Afinal o trabalho remoto é apenas para 30% dos trabalhadores?

Por Nelson Pires, General Manager da Jaba Recordati

Recentemente na conferência da Human Resources, a Deloitte apresentou um estudo sobre o trabalho e a pandemia e concluiu que (sobre o teletrabalho) apenas 20% a 30% dos trabalhadores poderiam realizar o trabalho de forma remota. Porquê? Porque 30% a 40% desenvolvem a sua actividade e operação “onsite”  (exemplo de um operário fabril ou caixa de supermercado); 20% a 30% são “ Direct Customer facing” ; 10% a 20% têm de circular e apenas 20% a 30% trabalham no escritório. Um dos  factores de sucesso mais importantes para este novo modelo, foi a o facto de antes do trabalho remoto, os colaboradores já se conhecerem e portanto o contacto remoto tornou-se muito mais fácil e até eficiente. Diria que o “medo do desconhecido”, no início da pandemia, terá ajudado. Mas na essência, andamos a discutir este novo modelo de trabalho apenas para 20% a 30% dos trabalhadores. Quando deixamos a maioria sem mudança e solução (a dúvida é o Customer facing na minha perspectiva; embora segundo a Deloitte não) , até porque provavelmente não precisamos de nenhuma solução diferente, exceto a melhoria da liderança e organização para aumento da produtividade, e a meritocracia como método de gestão endémico.

No entanto, esta sensação de que a revolução industrial, seguida da revolução tecnológica no final do sec. XX e início do XXI, seria seguida pela revolução do mundo do trabalho, irá acontecer, mas julgo que não na dimensão que se calhar todos pensamos. Não apenas na forma do trabalho remoto para estes 30%, mas acima de tudo na impressionante mudança de comportamentos e pensamentos para 100% dos trabalhadores, nomeadamente na mudança a que estamos sujeitos diariamente. O que me leva a pensar que a mudança no mundo do trabalho tem de ser a flexibilidade e “accountability”, bem como uma alteração das empresas e dos trabalhadores que se têm de tornar uns verdadeiros campeões da resiliência, renovação permanente e inovação dos 3 P´s (Produtos,Processos e Pessoas). Se produtos e processos é fácil de entender, o item “Pessoas” é o que mais dúvidas pode levantar. Não queremos criar pessoas novas naturalmente, mas acima de tudo comportamentos novos (com novas ou melhoradas competências) que contribuam para o aumento da eficiência e a criação de novos produtos de valor acrescentado. Já não queremos “o trabalhador das 9h ás 17h” há muito tempo, e esta crise destapou essa necessidade de forma crítica.

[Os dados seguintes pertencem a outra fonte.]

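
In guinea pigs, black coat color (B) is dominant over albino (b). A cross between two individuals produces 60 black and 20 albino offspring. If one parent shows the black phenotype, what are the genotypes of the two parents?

Observed offspring: 60 black, 20 albino
The observed ratio simplifies to 3:1. Albino (bb) offspring appear, so each parent must contribute one b allele. The parent stated to show black carries B, so it is Bb. The other parent is then either Bb or bb: Bb × bb would give a 1:1 split, whereas Bb × Bb gives 3:1 — matching the data. So both parents are heterozygous (Bb × Bb).
Parent genotypes: Bb × Bb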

Portanto não tenho solução (nem sei sequer se é necessário) para esta pressuposta 3ª revolução, a revolução do mundo do trabalho. Mais ainda quando se dirige a apenas 30% do trabalhadores. Pelo que não podemos chamar uma revolução mas apenas um “coup d´état”. Freud, explicaria certamente isso com uma teoria apurada sobre a nossa ligação maternal carnal e a nossa ligação paternal emocional. Senão vejamos: o teletrabalho tornou-se “trending”, mesmo sem sabermos se aumenta a produtividade ou sequer se cria “burnout” a quem recorre a este modelo, de forma normal ou excessiva (algo a que a pandemia obrigou)! Certamente a influência paternal… Mas por outro lado queremos mais e melhores condições (cadeira, subsídio para custos energéticos, etc) por estar a trabalhar em casa. Quando, como trabalhadores, obtemos vários benefícios mas que não queremos ver valorizados para termos mais margem de negociação nas condições a exigir, pois gerimos os nossos horários aumentando o ”work life balance”, poupamos nos transportes de deslocação e alimentação no local de trabalho, entre muitos outros benefícios… Claramente uma interferência maternalista freudiana na posição defendida! Mas aqui não pode existir ideologia na decisão, mas apenas equilíbrio e justiça.

O mais importante (do meu ponto de vista) é entender como a tecnologia se vai integrar no nosso modelo de trabalho. Não se vamos ter trabalho remoto ou não, de forma permanente. Tecnologia essa que nos permitirá criar modelos organizacionais, modelos de inovação, modelos de conhecimento em rede; mais eficientes e que aumentem a produtividade. Se isso se fará de forma remota, pelo que vimos, depende muito do tipo de trabalho, da natureza da função, da dependência de “work facilities”, da penetração de tecnologia no modelo de negócio, do nível de contacto com o cliente e do modelo colaborativo de trabalho em equipa. Mas para isso, não precisamos andar “a correr” atrás de soluções que não são imperiosas nem urgentes, neste momento.